Wenn man in ein Brocki geht und nach Tier-Büchern suche, finde man viel aus den 50ern bis 80ern und noch einiges bis ungefähr zum Jahr 2000, aber dann höre es auf, sagt Daniela Janser. Wo die Tiere hingewandert sind? Ins Internet! Und in die Kunst.
Diesen Weg beleuchtet die Ausstellung «Beastly/Tierisch» im Fotomuseum Winterthur, die vom 30. Mai bis zum 4. Oktober läuft. Janser ist zusammen mit Duncan Forbes und Matthias Gabi Kuratorin der Schau – und hofft, dass der Besucher nicht nur über Tiere nachdenkt, sondern sich auch fragt: Was ist aus dem Mensch geworden?
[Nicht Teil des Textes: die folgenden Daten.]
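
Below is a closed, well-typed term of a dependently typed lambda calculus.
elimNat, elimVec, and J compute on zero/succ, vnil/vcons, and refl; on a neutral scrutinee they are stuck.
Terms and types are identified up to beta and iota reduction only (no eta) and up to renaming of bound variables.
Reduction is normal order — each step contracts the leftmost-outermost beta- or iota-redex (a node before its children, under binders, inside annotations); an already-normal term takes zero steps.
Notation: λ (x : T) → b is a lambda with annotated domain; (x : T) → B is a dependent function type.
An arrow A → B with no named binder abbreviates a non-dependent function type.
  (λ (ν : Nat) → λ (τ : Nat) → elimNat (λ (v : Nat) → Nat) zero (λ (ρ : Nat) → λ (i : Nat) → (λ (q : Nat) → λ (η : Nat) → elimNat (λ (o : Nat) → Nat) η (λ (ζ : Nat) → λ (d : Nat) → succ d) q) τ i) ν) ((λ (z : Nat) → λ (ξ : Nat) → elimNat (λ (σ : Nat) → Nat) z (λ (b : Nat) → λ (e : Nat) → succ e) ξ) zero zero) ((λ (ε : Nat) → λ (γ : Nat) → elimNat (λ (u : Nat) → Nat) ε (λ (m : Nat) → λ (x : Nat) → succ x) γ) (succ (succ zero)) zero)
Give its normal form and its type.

resulting normal form:
  zero
the term's type:
  Nat


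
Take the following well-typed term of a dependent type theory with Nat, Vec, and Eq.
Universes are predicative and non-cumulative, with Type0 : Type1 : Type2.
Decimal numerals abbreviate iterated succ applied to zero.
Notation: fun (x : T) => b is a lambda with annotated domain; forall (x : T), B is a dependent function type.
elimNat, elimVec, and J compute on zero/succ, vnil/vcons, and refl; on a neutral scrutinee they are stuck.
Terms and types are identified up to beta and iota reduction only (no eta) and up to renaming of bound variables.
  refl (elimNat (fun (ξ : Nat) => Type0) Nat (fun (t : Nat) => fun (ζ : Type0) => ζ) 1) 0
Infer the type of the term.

the term's type:
  Eq Nat 0 0


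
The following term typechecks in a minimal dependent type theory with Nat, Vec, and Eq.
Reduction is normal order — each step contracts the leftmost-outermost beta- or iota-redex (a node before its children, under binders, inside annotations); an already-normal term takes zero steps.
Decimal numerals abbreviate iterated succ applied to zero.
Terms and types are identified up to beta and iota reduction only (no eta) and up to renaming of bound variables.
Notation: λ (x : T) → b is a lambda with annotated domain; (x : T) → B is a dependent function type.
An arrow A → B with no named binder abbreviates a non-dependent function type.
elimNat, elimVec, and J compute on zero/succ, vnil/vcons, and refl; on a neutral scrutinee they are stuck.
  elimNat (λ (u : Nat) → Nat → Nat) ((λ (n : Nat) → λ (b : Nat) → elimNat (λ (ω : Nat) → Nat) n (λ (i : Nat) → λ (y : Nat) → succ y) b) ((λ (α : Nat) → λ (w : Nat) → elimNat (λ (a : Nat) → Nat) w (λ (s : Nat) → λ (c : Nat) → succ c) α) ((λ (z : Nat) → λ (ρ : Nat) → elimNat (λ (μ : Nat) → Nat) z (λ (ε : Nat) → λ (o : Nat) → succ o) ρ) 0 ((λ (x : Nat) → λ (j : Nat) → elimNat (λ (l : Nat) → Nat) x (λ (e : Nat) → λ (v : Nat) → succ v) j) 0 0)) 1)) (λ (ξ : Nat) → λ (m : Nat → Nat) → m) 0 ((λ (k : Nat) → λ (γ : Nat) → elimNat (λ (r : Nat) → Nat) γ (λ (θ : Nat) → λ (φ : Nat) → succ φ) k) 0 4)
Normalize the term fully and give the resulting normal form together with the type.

resulting normal form:
  5
the term's type:
  Nat
observation: 28 normal-order steps separate the term from its normal form.


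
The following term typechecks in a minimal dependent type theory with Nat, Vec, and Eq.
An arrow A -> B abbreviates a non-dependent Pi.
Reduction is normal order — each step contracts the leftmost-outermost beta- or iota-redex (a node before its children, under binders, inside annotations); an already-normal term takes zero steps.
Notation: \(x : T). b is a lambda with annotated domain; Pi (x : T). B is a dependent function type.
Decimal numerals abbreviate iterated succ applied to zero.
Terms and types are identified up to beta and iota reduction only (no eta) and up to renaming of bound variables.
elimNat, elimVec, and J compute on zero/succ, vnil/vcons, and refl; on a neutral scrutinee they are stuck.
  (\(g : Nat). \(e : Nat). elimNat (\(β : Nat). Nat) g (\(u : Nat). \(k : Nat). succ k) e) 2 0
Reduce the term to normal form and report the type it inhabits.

resulting normal form:
  2
type:
  Nat
observation: contracting a beta-redex first, the term normalizes in 3 steps.


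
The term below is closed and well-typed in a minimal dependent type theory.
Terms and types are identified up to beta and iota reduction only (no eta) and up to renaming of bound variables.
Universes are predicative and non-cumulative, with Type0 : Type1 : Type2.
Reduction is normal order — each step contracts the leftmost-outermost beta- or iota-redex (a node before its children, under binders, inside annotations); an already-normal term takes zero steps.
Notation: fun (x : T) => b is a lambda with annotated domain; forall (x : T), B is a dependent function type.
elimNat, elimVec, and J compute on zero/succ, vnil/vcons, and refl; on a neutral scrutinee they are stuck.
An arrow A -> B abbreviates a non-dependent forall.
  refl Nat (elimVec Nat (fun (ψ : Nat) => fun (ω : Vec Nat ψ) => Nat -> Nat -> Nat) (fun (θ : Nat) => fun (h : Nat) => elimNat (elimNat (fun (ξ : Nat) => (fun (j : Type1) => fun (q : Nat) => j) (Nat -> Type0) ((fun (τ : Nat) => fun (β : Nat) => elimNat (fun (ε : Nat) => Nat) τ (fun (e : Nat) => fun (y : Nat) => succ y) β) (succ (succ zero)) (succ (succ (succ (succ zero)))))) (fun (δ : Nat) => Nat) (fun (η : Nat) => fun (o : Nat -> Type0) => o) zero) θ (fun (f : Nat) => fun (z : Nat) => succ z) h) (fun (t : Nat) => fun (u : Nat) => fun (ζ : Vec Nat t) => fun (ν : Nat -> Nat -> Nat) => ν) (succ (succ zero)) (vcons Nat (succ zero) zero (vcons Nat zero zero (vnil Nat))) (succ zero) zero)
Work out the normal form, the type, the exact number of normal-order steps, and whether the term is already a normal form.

normal form:
  refl Nat (succ zero)
inferred type:
  Eq Nat (succ zero) (succ zero)
normal-order step count: 14
term was already normal: no
first redex: an elimVec iota-redex


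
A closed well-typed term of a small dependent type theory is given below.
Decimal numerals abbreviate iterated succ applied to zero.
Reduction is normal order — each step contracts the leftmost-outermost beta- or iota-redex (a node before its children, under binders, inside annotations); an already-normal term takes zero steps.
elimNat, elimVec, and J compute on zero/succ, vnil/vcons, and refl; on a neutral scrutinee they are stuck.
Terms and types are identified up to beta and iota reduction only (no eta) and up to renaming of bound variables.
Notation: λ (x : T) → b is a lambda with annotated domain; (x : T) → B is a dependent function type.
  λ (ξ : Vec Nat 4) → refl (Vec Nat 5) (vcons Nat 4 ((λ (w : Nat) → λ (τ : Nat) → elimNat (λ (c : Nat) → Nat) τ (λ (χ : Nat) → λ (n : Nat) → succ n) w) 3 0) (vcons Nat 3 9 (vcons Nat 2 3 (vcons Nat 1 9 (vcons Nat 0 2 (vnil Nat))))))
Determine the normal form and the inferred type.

normal form:
  λ (ξ : Vec Nat 4) → refl (Vec Nat 5) (vcons Nat 4 3 (vcons Nat 3 9 (vcons Nat 2 3 (vcons Nat 1 9 (vcons Nat 0 2 (vnil Nat))))))
the term's type:
  (ξ : Vec Nat 4) → Eq (Vec Nat 5) (vcons Nat 4 3 (vcons Nat 3 9 (vcons Nat 2 3 (vcons Nat 1 9 (vcons Nat 0 2 (vnil Nat)))))) (vcons Nat 4 3 (vcons Nat 3 9 (vcons Nat 2 3 (vcons Nat 1 9 (vcons Nat 0 2 (vnil Nat))))))


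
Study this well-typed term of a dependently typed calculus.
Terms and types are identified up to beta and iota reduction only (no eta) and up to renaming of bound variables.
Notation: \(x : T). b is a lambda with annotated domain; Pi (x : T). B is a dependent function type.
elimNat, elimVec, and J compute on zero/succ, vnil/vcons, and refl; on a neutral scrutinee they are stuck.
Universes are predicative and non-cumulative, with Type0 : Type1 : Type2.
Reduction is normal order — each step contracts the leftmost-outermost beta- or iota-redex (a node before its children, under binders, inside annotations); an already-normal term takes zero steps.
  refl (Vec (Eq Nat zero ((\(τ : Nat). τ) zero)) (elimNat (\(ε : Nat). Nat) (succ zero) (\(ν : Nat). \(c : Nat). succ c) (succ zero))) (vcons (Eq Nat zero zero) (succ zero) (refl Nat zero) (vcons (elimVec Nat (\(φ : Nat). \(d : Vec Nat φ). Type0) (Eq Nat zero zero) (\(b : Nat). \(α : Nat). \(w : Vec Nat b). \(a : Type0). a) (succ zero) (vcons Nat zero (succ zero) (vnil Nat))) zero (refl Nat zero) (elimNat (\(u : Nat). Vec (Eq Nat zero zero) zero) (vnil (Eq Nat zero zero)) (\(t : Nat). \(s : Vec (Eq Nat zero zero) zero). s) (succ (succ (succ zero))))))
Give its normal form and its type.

normal form:
  refl (Vec (Eq Nat zero zero) (succ (succ zero))) (vcons (Eq Nat zero zero) (succ zero) (refl Nat zero) (vcons (Eq Nat zero zero) zero (refl Nat zero) (vnil (Eq Nat zero zero))))
type:
  Eq (Vec (Eq Nat zero zero) (succ (succ zero))) (vcons (Eq Nat zero zero) (succ zero) (refl Nat zero) (vcons (Eq Nat zero zero) zero (refl Nat zero) (vnil (Eq Nat zero zero)))) (vcons (Eq Nat zero zero) (succ zero) (refl Nat zero) (vcons (Eq Nat zero zero) zero (refl Nat zero) (vnil (Eq Nat zero zero))))


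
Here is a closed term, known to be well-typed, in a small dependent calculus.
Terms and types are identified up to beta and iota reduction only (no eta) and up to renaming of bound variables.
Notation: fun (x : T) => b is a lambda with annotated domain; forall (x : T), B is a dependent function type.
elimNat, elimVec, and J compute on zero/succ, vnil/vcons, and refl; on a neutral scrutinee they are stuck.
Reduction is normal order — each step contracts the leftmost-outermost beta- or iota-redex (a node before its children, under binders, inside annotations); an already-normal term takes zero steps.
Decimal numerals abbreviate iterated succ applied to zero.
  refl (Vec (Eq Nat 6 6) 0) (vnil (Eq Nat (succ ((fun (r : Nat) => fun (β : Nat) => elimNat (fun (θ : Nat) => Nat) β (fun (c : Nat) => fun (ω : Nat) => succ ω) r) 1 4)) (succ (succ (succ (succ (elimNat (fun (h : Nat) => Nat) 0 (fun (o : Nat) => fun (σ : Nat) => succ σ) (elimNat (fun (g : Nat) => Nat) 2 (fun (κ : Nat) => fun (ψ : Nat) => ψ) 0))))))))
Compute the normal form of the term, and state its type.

normal form:
  refl (Vec (Eq Nat 6 6) 0) (vnil (Eq Nat 6 6))
inferred type:
  Eq (Vec (Eq Nat 6 6) 0) (vnil (Eq Nat 6 6)) (vnil (Eq Nat 6 6))
observation: normalization takes exactly 14 steps under the normal-order strategy.


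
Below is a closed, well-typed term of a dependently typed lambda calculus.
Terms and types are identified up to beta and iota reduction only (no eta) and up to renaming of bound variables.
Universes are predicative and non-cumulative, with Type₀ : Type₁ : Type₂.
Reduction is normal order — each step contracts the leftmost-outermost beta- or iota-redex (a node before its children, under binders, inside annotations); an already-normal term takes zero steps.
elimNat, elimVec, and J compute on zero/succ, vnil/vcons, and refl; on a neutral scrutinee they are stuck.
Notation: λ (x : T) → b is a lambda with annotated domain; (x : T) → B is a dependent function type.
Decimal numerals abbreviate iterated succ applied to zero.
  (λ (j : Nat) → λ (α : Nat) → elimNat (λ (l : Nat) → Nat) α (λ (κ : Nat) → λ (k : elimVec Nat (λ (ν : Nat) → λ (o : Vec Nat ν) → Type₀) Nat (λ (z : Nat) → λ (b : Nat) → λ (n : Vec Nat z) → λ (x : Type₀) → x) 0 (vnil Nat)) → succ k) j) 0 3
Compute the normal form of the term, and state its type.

normal form:
  3
inferred type:
  Nat
observation: the term reaches its normal form after 3 normal-order steps.


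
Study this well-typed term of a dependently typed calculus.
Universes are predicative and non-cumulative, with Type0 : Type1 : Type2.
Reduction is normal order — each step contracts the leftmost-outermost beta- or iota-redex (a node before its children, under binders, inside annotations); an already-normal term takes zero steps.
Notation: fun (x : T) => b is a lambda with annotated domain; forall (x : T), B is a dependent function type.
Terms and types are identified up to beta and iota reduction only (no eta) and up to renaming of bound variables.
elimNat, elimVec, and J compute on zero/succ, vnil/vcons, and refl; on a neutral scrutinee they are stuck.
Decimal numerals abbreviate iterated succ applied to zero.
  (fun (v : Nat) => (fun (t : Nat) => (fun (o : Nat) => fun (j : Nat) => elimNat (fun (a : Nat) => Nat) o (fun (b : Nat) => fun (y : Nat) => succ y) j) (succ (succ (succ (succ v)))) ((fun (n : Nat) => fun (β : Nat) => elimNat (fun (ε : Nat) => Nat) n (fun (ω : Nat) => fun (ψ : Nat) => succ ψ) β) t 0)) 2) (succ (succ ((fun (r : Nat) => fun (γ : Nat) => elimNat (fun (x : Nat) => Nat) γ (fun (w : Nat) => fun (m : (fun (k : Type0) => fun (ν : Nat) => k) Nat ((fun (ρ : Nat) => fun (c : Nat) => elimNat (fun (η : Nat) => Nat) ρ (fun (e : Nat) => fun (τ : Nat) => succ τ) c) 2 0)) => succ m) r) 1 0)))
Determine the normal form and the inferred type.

resulting normal form:
  9
the term's type:
  Nat
observation: the term reaches its normal form after 20 normal-order steps.


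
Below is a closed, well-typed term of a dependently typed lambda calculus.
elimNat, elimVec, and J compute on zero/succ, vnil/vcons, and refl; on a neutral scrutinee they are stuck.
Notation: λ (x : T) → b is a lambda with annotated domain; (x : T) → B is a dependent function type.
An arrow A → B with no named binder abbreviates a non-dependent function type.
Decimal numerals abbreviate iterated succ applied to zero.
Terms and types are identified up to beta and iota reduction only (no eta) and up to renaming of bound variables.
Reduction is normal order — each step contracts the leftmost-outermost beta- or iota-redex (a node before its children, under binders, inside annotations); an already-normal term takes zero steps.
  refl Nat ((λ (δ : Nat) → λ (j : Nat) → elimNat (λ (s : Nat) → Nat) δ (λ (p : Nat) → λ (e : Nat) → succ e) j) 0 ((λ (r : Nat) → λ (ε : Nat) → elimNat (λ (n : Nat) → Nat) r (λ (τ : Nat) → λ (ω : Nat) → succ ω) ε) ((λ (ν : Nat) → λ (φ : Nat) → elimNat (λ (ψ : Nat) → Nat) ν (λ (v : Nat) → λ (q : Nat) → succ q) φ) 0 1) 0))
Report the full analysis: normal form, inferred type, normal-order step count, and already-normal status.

reduced normal form:
  refl Nat 1
inferred type:
  Eq Nat 1 1
reduction steps (normal order): 15
term was already normal: no
first contracted redex: a beta-redex


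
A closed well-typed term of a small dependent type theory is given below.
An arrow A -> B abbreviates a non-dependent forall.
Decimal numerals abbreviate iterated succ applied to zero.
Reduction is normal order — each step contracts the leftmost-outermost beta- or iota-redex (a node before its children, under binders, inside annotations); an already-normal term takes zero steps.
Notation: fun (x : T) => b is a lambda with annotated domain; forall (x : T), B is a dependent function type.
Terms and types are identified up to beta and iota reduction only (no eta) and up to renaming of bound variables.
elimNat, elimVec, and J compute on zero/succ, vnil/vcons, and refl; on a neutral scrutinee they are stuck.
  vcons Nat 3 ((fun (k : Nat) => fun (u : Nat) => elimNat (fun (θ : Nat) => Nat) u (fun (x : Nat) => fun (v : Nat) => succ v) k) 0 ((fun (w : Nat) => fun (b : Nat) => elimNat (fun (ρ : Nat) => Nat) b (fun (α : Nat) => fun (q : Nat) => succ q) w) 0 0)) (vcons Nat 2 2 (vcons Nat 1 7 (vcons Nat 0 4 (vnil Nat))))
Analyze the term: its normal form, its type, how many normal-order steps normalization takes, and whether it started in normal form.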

Daniela Janser, welches Foto der Ausstellung ist Ihnen am meisten geblieben?
Da man natürlich sehr viele Bilder sichtet, bleibt es naturgemäss nicht bei einem. Das
unmittelbar herzigste Foto ist sicher das Titelbild des Katalogs – ein Katzenbild.
Stammt dieses Bild aus dem Internet?
Es ist kein Bild aus dem Netz, sondern von einem Künstler, Elad Lassry, der genau reflektiert,
was unsere Katzen-Obsession künstlerisch übersetzt bedeuten könnte. Er entlarvt mit
seinem Bild die Katze als unser Fetisch-Objekt. Das Tier ist wahnsinnig genau fotografiert,
man sieht jedes Härchen. Wenn das herzige Büsi mit dem Titel «Beastly» gekoppelt wird,
entsteht natürlich ein Bruch.
Und welches ist für Sie das beste Bild?
Ein interessantes Doppel-Bild ist dieses:
Man sieht hier einen Fotograf, Peter Hujar, der unter anderem für seine Portraits berühmt ist. Wenn man, wie wir das in der Ausstellung und im Buch machen, seinem Selbstporträt das Hundebild, das er ebenfalls fotografiert hat, gegenüberstellt, ergibt sich eine unheimliche Ähnlichkeit. Der Hund wird menschlicher, der Mensch wird «tierischer». Man sieht, dass der Fotograf dem Hund auf Augenhöhe begegnen will – ein sehr wichtiger Moment.
Um das Katzen-Momentum kommt man wohl nicht herum ...
Wir wollten das ernst nehmen und nicht einfach als «dieser doofe Internet-Hype» abtun. Es
ist nicht der Ausgangspunkt unserer Ausstellung, schwingt aber mit und ergab auch ein
gutes Katalog-Cover. Für den haben wir eigens eine Autorin über Tiere im Internet schreiben
lassen. Sie hat interessante Thesen aufgestellt.
Zum Beispiel?
Spannend fand ich ihre Schlussthese, dass es quasi eine «neue Allianz» zwischen Tieren und
Maschinen gibt. Es geht nicht nur ums Internet: Die Autorin berichtet von Strassenhunden in
Moskau, die die Metro benutzen und von den Aussenbezirken in die Innenstadt fahren, wo
es mehr zu fressen gibt. Was sehr anschaulich eine neue Verbindung, oder sogar
Interessensgemeinschaft zwischen Maschinen und Tieren aufzeigt, denen man solche
Fähigkeiten erstmal gar nicht zutraut.
Womit wir wieder beim Thema Augenhöhe wären ...
Wir haben versucht, vor allem auf Künstler zu setzen, die die Perspektive verändern und
nicht so sehr aus der Sicht des Menschen arbeiten. Die sich Gedanken darüber machen, wie
wir jahrzehntelang Tiere fotografisch in unsere eigene Sichtweise «eingesperrt» haben. Ein
Künstler, Sam Easterson, schnallt beispielsweise Tieren Kameras um: Wir zeigen sein Video
aus der Sicht eines Gürteltiers.
Ist die Ausbeutung von Tieren ein Thema?
Es ist keine dokumentarische Ausstellung. Die Ausbeutung ist indirekt ein Thema, indem wir
traditionelle Darstellungsformen und Sichtweisen auf Tiere hinterfragen. Ausserdem haben
wir bewusst einen Raum mit nicht-künstlerischen Alltagsfotografien zu Tieren
zusammengestellt, mit Büchern, Plakaten und Postkarten. Dazu kommen mehrere YouTube-
Clips und über 3000 Bilder aus dem Internet, die die ganze thematische Bandbreite
abdecken, auch das Thema Ausbeutung.